The Confederacy Was an Antidemocratic, Centralized State

The actual Confederate States of America was a repressive state devoted to white supremacy.

The war brought a terrible reckoning for the Confederate States of America, subjecting it to the military test of the Union armies and the political judgment of its own people. The C.S.A. was a nation built on a slim foundation of democratic consent: Of its total population of 9 million, only about 1.5 million were white men of voting and military age; the rest—white women and the enslaved—formed the vast ranks of the politically dispossessed. Political consent, and popular support for the war effort, were accordingly shallow.

The C.S.A. was a fraction of the size of its enemy. The Union had 10 times its manufacturing capacity, and its population of 22 million dwarfed that of the Confederacy. It quickly became clear what such imbalances meant: The Confederacy had to exert unsupportable demands on its population, and to build up a powerful central-state government to do what the private sector could not.

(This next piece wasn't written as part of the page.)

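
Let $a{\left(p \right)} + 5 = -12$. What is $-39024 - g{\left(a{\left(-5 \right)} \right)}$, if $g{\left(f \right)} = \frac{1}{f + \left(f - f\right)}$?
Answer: $- \frac{663407}{17} \approx -39024.0$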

After one year of war, the Davis administration was forced to adopt the first conscription act in American history. Because enslaved men were not available for military service, it was forced to mobilize a far higher proportion of white men. By the end of the war, a staggering 75 to 85 percent of white men ages 15 to 55 had served. Combined with the exemptions the government was forced to make for slaveholders, conscription quickly gave rise to charges that it was a “rich man’s war, poor man’s fight.”

The C.S.A.’s level of military mobilization was unsupportable in an agrarian society. By 1863, the government faced a starvation crisis and a wave of food riots organized by white soldiers’ wives protesting the government’s military policies. The Confederacy adopted a series of highly intrusive taxes, labor regulations, and impressment policies. Nobody loved Jefferson Davis when they had to live under his government. The modern embrace of the C.S.A. as a symbol of states’-rights government is particularly ironic in light of its history.

The Confederate States of America went to war against the United States to secure the enslavement of people of African descent into the indefinite future. Confederate leaders claimed that slavery would prove a strength in wartime, but it did not. To the contrary, enslaved men, women, and children seized the opportunity the war offered to make their own history, turning the war to save the Union into a war of liberation. They made their military value abundantly clear. One Confederate officer complained that the South was waging war with the Union army in front and “an insurrection in the rear,” advising the leadership to try to win the loyalty and military service of the enslaved with promises of freedom. The Davis administration would belatedly make some abortive efforts to recruit enslaved men to save the slaveholders’ republic, one telling indication of how incoherent the national project had become. But it was the U.S. government and armies that won enslaved peoples’ allegiance and service—securing, in return, the Emancipation Proclamation, the Thirteenth Amendment, and the defeat of the Confederacy.